Gelişen ve değişen toplum yapısı ile birlikte yenilenme ve uyarlanma ihtiyacı hisseden hukuk kuralları  çerçevesinde,  5237 sayılı Türk Ceza Kanununda da (141-147.maddeler) hırsızlık suçu haklı ve başarılı olarak “malvarlığına karşı suçlar” başlığı altında, “malvarlığına karşı suçlar” ise “kişilere karşı suçlar” başlığı altında düzenlenmiştir. Bu düzenleme malvarlığının korunmasını bireyin maddi varlığının korunması çerçevesinde ele almakta ve malvarlığına karşı olabilecek ihlalleri cezalandırmayı amaçlamaktadır. Bu yönden malvarlığına karşı bir suçun da kişilere karşı suçlar başlığı altında düzenlemesi  yapılmıştır.

Ancak,  Allah’ı  yok  sayanların, ahiret  inancı  olmayanların, ahlak ilkelerine  sahip  olmayanların yaşadığı  yerde  kanunlar  ne  işe  yarar ? Kanunlar  adalet  ve  güven  ortamını  ne  kadar  temin  edebilir  eğer  fazilet  yoksa, vicdanlar ölmüşse ?..

Yoksulluk, insanları  hırsızlığa yönlendiren  en  büyük  etken  olsa da, asla  kabul  edilebilir  bir  mazeret  değildir. Yeryüzünde  bütün  ıstıraplar, aza  kanaat  etmemekten  doğar . Dünyada   her  kötülük, hemen  daima  cehaletten ileri  gelir. Kanaatten  nasibi  olmayanı  dünya  malı  nasıl  zengin  eder ?

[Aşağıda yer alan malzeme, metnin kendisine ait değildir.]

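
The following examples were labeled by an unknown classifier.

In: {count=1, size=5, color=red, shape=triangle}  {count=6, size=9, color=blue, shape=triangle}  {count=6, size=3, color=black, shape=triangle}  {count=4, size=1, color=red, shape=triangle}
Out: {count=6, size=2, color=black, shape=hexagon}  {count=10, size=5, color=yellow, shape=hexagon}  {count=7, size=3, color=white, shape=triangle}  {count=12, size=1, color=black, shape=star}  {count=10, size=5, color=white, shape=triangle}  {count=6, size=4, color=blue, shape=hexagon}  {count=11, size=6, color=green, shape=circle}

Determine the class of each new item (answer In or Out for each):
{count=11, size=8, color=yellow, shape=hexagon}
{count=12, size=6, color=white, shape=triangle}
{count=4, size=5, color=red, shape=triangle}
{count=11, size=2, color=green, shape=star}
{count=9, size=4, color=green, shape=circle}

The rule appears to be: shape is triangle AND count ≤ 6.
{count=11, size=8, color=yellow, shape=hexagon}: shape is hexagon, count = 11, does not pass → Out.
{count=12, size=6, color=white, shape=triangle}: shape is triangle, count = 12, does not pass → Out.
{count=4, size=5, color=red, shape=triangle}: shape is triangle, count = 4, passes → In.
{count=11, size=2, color=green, shape=star}: shape is star, count = 11, does not pass → Out.
{count=9, size=4, color=green, shape=circle}: shape is circle, count = 9, does not pass → Out.

Out, Out, In, Out, Out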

Kuran’da emredilen güzel ahlak ve imandan uzak yaşayan insanların oluşturduğu toplumlarda hırsızlık, dolandırıcılık, fuhuş, uyuşturucu, cinayet, zina ve pek çok suç ve eylemler yaygın halde görülmektedir... Allah korkusu olmayan insanların şeytanın telkiniyle hareket etmesi sonucunda ortaya çıkan bu vahim tablonun, son yıllarda oldukça tehlikeli boyutlara ulaştığını görmekteyiz.

Kişilik bozukluğu  olan  ve mantık çizgisinden ayrılan bu insanlar sadece duygularına göre hareket eder ve çoğu zaman yanlış kararlarla yanlış adımlar atarak tüm hayatlarını ve en önemlisi ahretlerini tehlikeye sokarlar.

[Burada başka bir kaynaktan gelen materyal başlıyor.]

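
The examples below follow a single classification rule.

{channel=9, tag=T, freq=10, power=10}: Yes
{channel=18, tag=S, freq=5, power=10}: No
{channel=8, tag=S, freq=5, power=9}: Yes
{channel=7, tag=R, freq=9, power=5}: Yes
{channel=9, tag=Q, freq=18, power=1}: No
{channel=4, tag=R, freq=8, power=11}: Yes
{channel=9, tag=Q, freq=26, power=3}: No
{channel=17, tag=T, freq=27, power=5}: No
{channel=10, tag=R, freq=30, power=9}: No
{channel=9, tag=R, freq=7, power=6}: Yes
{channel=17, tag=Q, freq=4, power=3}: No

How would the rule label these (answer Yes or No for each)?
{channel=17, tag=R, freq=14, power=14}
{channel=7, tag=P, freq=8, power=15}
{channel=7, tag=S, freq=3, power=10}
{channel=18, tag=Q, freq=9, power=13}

No, Yes, Yes, No

The classifier is using: freq ≤ 10 AND channel ≤ 9.
No: {channel=17, tag=R, freq=14, power=14}, since freq = 14, channel = 17.
Yes: {channel=7, tag=P, freq=8, power=15}, since freq = 8, channel = 7.
Yes: {channel=7, tag=S, freq=3, power=10}, since freq = 3, channel = 7.
No: {channel=18, tag=Q, freq=9, power=13}, since freq = 9, channel = 18.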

İnsanlar Allah korkusundan ve ahiret inancından uzaklaşıp gaflet, hıyanet, dalalet içinde yaşamaya başlamışlardır.

Dünya hayatının bu derece çekici ve süslü görülmesi imtihanın bir gereğidir. Tüm bu güzelliklerin  içinde   sadece Allah rızası için yaşayabilmek ve  mükafatını ancak  ve  yalnız  O’ndan  beklemek, duygularıyla değil  aklıyla hareket  eden, gerçek  iman  sahibi insanlara özgü bir haldir. Samimi olarak Allah korkusunu yaşayan insanların oluşturduğu toplumlarda daha mutlu ve huzurlu insanların yaşayacağı kesindir. Zekatın, hediye  verme  ve  ikramlarda  bulunmanın  anlam ve önemini kavramış ve hakkıyla  uygulayan bu insanların oluşturduğu bir toplumda hırsızlık, dolandırıcılık, fuhuş, cinayet gibi suçların rahatlıkla işlenebilmesi de pek mümkün değildir.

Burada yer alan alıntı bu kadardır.